Who am I kidding?

(Note: in this posting I’m going to be unrelentingly careful about the way I frame descriptions of linguistic phenomena (not falling back on the descriptive language of school grammar, which would be familiar to readers but which I believe to be fucked up beyond repair). So there will be a lot of technical talk here; please try to play along, but I don’t think there’s any way to do this right without re-thinking everything from the ground up.)

This is about a perfectly common expression — Who am I kidding? — that went past me in a flash on Facebook this morning but caused me (as a student of GUS — grammar, usage, and style / register) to reflect on the pronoun case in it. On the interrogative human pronoun, appearing here in what I’ll call its Form 1, who, rather than its Form 2, whom.

The pronoun in this expression is the direct object of the verb in the expression, KID, appearing in sentence-initial position (appearing “fronted”) in the WH-question construction of English. There’s nothing at all remarkable about this: in general, both forms of this pronoun are available as syntactic objects (of verbs or prepositions) in the language, differing only in their style / register (very roughly, formal whom vs informal who), with the special case of an object pronoun actually in combination with its governing preposition, which is  obligatorily in Form 2:

Who / Whom did you speak to? BUT *To who / ✓to whom did you speak?

So there’s nothing remarkable about Who am I kidding? It’s just informal.

What’s remarkable is the unacceptability of Whom am I kidding? The stylistic discord between the formality of object whom and the informality of the idiom WH-Pro am I kidding? is unresolvable. To put it another way, the choice of the Form 1 pronoun here is part of the idiom. Just like the choice of the PRP form of the verb KID, conveying progressive aspect: Who do I kid? lacks the idiomatic meaning.

Background: the idiom (and a closely related one), from The Free Dictionary by Farlex (edited by AZ for form):

Who am I kidding?: an expression of self-doubt.
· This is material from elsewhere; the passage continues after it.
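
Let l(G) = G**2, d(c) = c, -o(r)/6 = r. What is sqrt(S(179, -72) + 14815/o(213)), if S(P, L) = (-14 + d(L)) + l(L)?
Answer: sqrt(923060918)/426 ≈ 71.319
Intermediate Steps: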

Oh, who am I kidding, running for mayor — I’ll never win. | Taking art classes at my age — who am I kidding?

Who is (someone) kidding?: Would anyone really believe anything so ridiculous or obviously untrue? A: “I’m going to be super rich and run my own company once I’m on my own!” B: “Who are you kidding, Tom? You’re so lazy that you’re barely even going to graduate high school.” | He shows up at these public events with teary eyes, but who is he kidding?

Note: the present-tense verb form is not part of the idiom; both idioms are fine in the past tense: Who was I kidding? Who was he kidding?
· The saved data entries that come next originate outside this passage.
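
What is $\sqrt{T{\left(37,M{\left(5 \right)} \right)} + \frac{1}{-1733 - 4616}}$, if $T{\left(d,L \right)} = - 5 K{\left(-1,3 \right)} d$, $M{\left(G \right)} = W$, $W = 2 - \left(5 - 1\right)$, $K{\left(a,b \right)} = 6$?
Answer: $\frac{i \sqrt{44743885459}}{6349} \approx 33.317 i$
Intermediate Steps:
$W = -2$ ($W = 2 - \left(5 - 1\right) = 2 - 4 = -2$)
$M{\left(G \right)} = -2$
$T{\left(d,L \right)} = - 30 d$ ($T{\left(d,L \right)} = \left(-5\right) 6 d = - 30 d$)
$\sqrt{T{\left(37,M{\left(5 \right)} \right)} + \frac{1}{-1733 - 4616}} = \sqrt{\left(-30\right) 37 + \frac{1}{-1733 - 4616}} = \sqrt{-1110 + \frac{1}{-6349}} = \sqrt{-1110 - \frac{1}{6349}} = \sqrt{- \frac{7047391}{6349}} = \frac{i \sqrt{44743885459}}{6349}$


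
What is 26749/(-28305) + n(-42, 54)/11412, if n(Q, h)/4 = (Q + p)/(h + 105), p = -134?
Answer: -1348783367/1426656915 ≈ -0.94542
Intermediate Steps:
n(Q, h) = 4*(-134 + Q)/(105 + h) (n(Q, h) = 4*((Q - 134)/(h + 105)) = 4*((-134 + Q)/(105 + h)) = 4*(-134 + Q)/(105 + h))
26749/(-28305) + n(-42, 54)/11412 = 26749/(-28305) + (4*(-134 - 42)/(105 + 54))/11412 = 26749*(-1/28305) + (4*(-176)/159)*(1/11412) = -26749/28305 + (4*(1/159)*(-176))*(1/11412) = -26749/28305 - 704/159*1/11412 = -26749/28305 - 176/453627 = -1348783367/1426656915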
(Yes, the idioms are conventionalized rhetorical questions.)

A parallel. Involving the choice of what I’ve called the shapes of forms rather than the choice of forms. From my 11/21/17 posting “??That is aliens for you”, in a section about Auxiliary Reduction (AuxRed) in English (in, for example, who’s versus unreduced who is):

certain words — “little” grammatical words — are especially accommodating hosts for AuxRed: expletive it, expletive there, demonstrative that, interrogative what, who, where, and how, personal pronouns I, you, it, she, he, we, they, complementizer and relativizer that. With these, unreduced auxiliaries are likely to convey either notable formality or emphasis.

As a result, an informal-style idiom that has one of these accommodating hosts followed by the very easily reducible auxiliary is is very likely to be frozen in its AuxRed version: the formality of the unreduced auxiliary would conflict fatally with the informal style of the idiom as a whole. So we get “obligatory AuxRed” idioms like these two:

How’s the boy? ‘How are you?’ (a greeting from a man to a male familiar)
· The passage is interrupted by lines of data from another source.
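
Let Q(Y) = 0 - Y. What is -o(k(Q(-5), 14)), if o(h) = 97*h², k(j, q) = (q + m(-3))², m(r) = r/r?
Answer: -4910625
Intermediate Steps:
m(r) = 1
Q(Y) = -Y
k(j, q) = (1 + q)² (k(j, q) = (q + 1)² = (1 + q)²)
-o(k(Q(-5), 14)) = -97*((1 + 14)²)² = -97*(15²)² = -97*225² = -97*50625 = -1*4910625 = -4910625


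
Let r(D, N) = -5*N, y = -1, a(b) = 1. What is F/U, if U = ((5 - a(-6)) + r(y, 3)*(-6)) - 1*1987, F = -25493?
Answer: 25493/1893 ≈ 13.467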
What’s up? ‘What is the matter?’ or ‘What is happening?

“And …:

That’s NP for you ‘That’s characteristic of NP’, ‘That’s the way NP is/are’

So: That’s aliens for you ‘That’s the way aliens are’, but ??That is aliens for you.

That is, in these cases the choice of the reduced shape is (again) part of the idiom.

2 Responses to “Who am I kidding?”

  1. julianne taaffe Says:

    Arnold, in addition to “stylistic discord,” does the difference in the sound of the phrase with whom vs who create another discord? For me, Whomamikiddn changes the prosody of whomikidn, not just with an extra syllable but with the repeated sound and different blending pattern. I notice I even seem to change stress automatically in my default pronunciation of the phrase from “who” (WHOmikiddn) to “I” (whomamℹ️kiddn). Or am I just more accustomed to the who version as a single chunk of language with my specific blending and intonation patterns?

    • arnold zwicky Says:

      Well, you certainly *are* “accustomed to the who version as a single chunk of language”, but other things can be going on at the same time. I did reflect on the heaviness and aesthetic ugliness of whom am. But then it occurred to be that if you were inclined to be a whom user — I am not; my personal style in both speech and writing has who *everywhere*, except when I’m obliged to use a Prep + WH-Pro combination — you would be willing to use things like I don’t know whom Tim saw without blinking an eye.